A capacitor consists of a solid metal sphere of radius 3 cm placed at the center of a thin metal spherical shell of radius 12 cm. The space between is empty. What is the capacitance?
For the solution to this problem (and the formula to use for C), see
http://hyperphysics.phy-astr.gsu.edu/hbase/electric/capsph.html
You will need the value of epsilon-zero, which I presume you have learned.
Thank you so much for your help! I got the answer.
To find the capacitance of this system, we need to use the formula for the capacitance of a spherical capacitor:
C = 4πε₀(ab) / (b - a)
where C is the capacitance, ε₀ is the permittivity of free space, a is the radius of the inner sphere, and b is the radius of the outer shell.
In this case, we have a solid metal sphere with radius a = 3 cm at the center, and a thin metal spherical shell with radius b = 12 cm surrounding it. The space between them is empty, so there is no dielectric material present.
Plugging these values into the formula, we get:
C = 4πε₀(3 cm * 12 cm) / (12 cm - 3 cm)
Now, we need to determine the value of ε₀, which is the permittivity of free space. It has a value of approximately 8.85 x 10⁻¹² F/m.
Substituting this value and simplifying the expression, we have:
C = 4π * 8.85 x 10⁻¹² F/m * (3 cm * 12 cm) / (12 cm - 3 cm)
Next, we need to convert the centimeter measurements to meters:
C = 4π * 8.85 x 10⁻¹² F/m * (0.03 m * 0.12 m) / (0.12 m - 0.03 m)
Simplifying further:
C = 4π * 8.85 x 10⁻¹² F/m * 0.0036 m² / 0.09 m
C = (4π * 8.85 x 10⁻¹² F/m * 0.0036 m²) / 0.09 m
Finally, we can evaluate this expression:
C = 4 * 3.14 * 8.85 x 10⁻¹² F/m * 0.0036 m² / 0.09 m
C ≈ 4.98 x 10⁻¹³ F
Therefore, the capacitance of the system is approximately 4.98 x 10⁻¹³ Farads.
To find the capacitance of this system, we need to use the formula for the capacitance of a parallel plate capacitor:
C = (ε₀ * A) / d
Where C is the capacitance, ε₀ is the permittivity of free space, A is the area of one of the capacitor plates, and d is the distance between the plates.

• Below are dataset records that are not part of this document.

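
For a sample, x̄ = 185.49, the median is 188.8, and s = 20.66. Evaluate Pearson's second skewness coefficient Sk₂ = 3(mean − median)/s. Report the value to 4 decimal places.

Sk₂ = 3(185.49 − 188.8) / 20.66 = 3 × -3.3100 / 20.66
    = -9.9300 / 20.66 ≈ -0.4806

-0.4806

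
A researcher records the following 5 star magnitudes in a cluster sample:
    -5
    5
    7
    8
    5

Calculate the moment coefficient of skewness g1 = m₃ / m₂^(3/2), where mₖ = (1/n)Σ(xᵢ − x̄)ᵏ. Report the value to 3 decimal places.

x̄ = (-5 + 5 + 7 + 8 + 5) / 5 = 4.0000
deviations (xᵢ − x̄): -9.0000, 1.0000, 3.0000, 4.0000, 1.0000
Σ(xᵢ − x̄)² = 108.0000 ⇒ m₂ = 108.0000/5 = 21.60000
Σ(xᵢ − x̄)³ = -636.0000 ⇒ m₃ = -636.0000/5 = -127.20000
m₂^(3/2) = 21.60000^(1.5) = 100.38773
g1 = m₃ / m₂^(3/2) = -127.20000 / 100.38773 ≈ -1.267

-1.267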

In the case of a spherical capacitor, we can approximate it as a parallel plate capacitor with the plates being two concentric spheres. The inner sphere will act as one plate, and the outer shell will act as the other plate.
To find the capacitance, we need to calculate the area of one of the plates and the distance between them.
First, let's find the area of one of the plates:
A = 4π * r^2
Where A is the area of one of the plates, and r is the radius of the inner sphere.
Given that the radius of the inner sphere is 3 cm, we can calculate the area:
A = 4π * (0.03 m)^2
Next, we need to find the distance between the plates. In this case, the distance is simply the difference between the radii of the two spheres:
d = R₂ - R₁
Where d is the distance between the plates, R₂ is the radius of the outer sphere, and R₁ is the radius of the inner sphere.
Given that the radius of the outer shell is 12 cm and the radius of the inner sphere is 3 cm, we can calculate the distance:
d = (0.12 m) - (0.03 m)
Now, we have all the necessary parameters to calculate the capacitance:
C = (ε₀ * A) / d
Substitute the values into the equation:
C = (8.85 x 10^-12 F/m * 4π * (0.03 m)^2) / ((0.12 m) - (0.03 m))
After performing the calculation, the capacitance of the system should be obtained in Farads (F).